Dorina Mihai

Personal information
- Full name: Dorina Gabriela Mihai
- Born: 1 June 1981 (age 45)
- Home town: Bucharest, Romania

Fencing career
- Sport: Fencing
- Weapon: sabre
- Hand: right-handed
- Club: CS Dinamo București
- Retired: 2007
- FIE ranking: rankings (archive)

Medal record
Women's sabre
Representing Romania
World Championships
| Gold medal – first place | 2003 Havana | Individual |
European Championships
| Silver medal – second place | 2004 Copenhagen | Team |

= Dorina Mihai =

Romanian fencer

Dorina Mihai (born 1 June 1981) is a Romanian sabre fencer, world champion in 2003.

==Biography==

Mihai took up fencing in primary school on the advice of a teacher, who directed her to foil. Disappointed not to earn any title in eleven years of practice, she thought of giving up, but eventually decided to try sabre, a weapon in which she quickly obtained results.

47th in world rankings before the event, she reached the final of the 2003 World Fencing Championships in Havana after defeating Cuba's Ana Faez Miclin in the quarter-finals, then Italy's Gioia Marzocca. She met reigning world champion Tan Xue of China and defeated her by a single hit to win the world title. By circumstance Mihai had found herself at the championships without her fencing mask and had been forced to use a Lexan visor mask, promoted by the International Fencing Federation because it shows the fencer's face. By winning the competition, Mihai also received a prize of $10.000 offered by the federation to the best-ranked athlete wearing a Lexan mask. For her performance Mihai was named "athlete of the year" along with weightlifter Valeriu Calancea.
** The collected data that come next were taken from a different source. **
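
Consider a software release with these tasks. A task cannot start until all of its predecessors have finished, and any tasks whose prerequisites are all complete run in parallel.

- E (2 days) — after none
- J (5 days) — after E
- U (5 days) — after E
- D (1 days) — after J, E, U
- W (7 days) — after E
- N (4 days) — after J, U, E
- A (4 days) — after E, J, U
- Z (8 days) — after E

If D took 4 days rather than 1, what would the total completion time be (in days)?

Baseline: E→J→N = 2+5+4 = 11 → 11 days.
The longest path through D is only 8 days, so D has float 3.
The binding chain switches to E→J→D = 2+5+4 = 11; finish 11 days.

11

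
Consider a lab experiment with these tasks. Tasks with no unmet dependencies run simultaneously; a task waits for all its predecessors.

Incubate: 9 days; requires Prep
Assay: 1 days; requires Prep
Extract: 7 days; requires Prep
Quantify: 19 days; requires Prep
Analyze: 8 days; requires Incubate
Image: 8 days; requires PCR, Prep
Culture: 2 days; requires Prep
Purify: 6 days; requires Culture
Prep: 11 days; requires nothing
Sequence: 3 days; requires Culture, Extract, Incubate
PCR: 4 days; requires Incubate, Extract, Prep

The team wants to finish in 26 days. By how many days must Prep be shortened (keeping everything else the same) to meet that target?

6

Current finish: 32 days; target: 26.
Prep is on every critical path, so each day cut from Prep cuts the finish by one (this holds down to a finish of 22).
Need 32 − 26 = 6 days off Prep → Prep becomes 5 days, finish becomes 26.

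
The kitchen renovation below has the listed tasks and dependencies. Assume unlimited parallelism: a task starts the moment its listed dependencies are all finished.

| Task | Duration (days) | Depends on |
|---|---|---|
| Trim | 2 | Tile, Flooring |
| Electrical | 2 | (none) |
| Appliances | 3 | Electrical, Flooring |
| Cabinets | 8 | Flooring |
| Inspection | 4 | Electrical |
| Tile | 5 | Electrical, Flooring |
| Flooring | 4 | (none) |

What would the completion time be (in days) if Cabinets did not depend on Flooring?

Before: longest chain Flooring→Cabinets = 4+8 = 12, finish 12.
Without Flooring→Cabinets, Cabinets's earliest start moves from 4 to 0.
The longest chain is now Flooring→Tile→Trim = 4+5+2 = 11, so the job takes 11 days.

11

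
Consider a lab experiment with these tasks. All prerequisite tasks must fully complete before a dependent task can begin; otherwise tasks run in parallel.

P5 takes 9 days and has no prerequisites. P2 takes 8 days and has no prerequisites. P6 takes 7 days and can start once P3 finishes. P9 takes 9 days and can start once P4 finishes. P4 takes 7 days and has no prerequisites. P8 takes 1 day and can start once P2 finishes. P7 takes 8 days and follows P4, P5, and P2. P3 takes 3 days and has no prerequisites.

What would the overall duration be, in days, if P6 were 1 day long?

As given, the longest chain is P5→P7 = 9+8 = 17, so the finish is 17 days.
P6 is off the critical path — its longest chain is 10 days, giving 7 of slack.
The critical path is still P5→P7; finish is now 17 days.

17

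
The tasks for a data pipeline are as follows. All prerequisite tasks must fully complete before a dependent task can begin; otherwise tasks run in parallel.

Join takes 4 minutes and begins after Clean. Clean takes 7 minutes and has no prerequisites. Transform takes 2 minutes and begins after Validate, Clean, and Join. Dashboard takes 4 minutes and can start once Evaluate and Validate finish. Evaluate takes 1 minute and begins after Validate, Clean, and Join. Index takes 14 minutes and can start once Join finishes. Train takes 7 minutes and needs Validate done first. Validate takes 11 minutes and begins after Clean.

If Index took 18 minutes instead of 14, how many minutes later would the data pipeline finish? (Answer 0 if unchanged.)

4

Critical path before the change: Clean→Join→Index = 7+4+14 = 25 giving 25 minutes.
Since Index is critical, the +4 change carries straight to that chain (now 29 minutes).
The critical path is still Clean→Join→Index; finish is now 29 minutes.
Change in finish: 29 − 25 = +4 minutes.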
Mihai decided to forgo the 2004 Summer Olympics to marry fellow fencer Cristian Lupu, a reserve in the men's national team, and to give birth to a son, Luca Nicolas. Cătălina Gheorghițoaia, who went in her place, finished fourth. Mihai's return to competition did not yield further results. When the women's national sabre team was disbanded for lack of funds, Mihai decided to retire from competition. Her club CS Dinamo București being subordinated to the Ministry of Internal Affairs, she decided to join the Romanian Police. She worked three years in the field before joining the Ilfov County Police Inspectorate.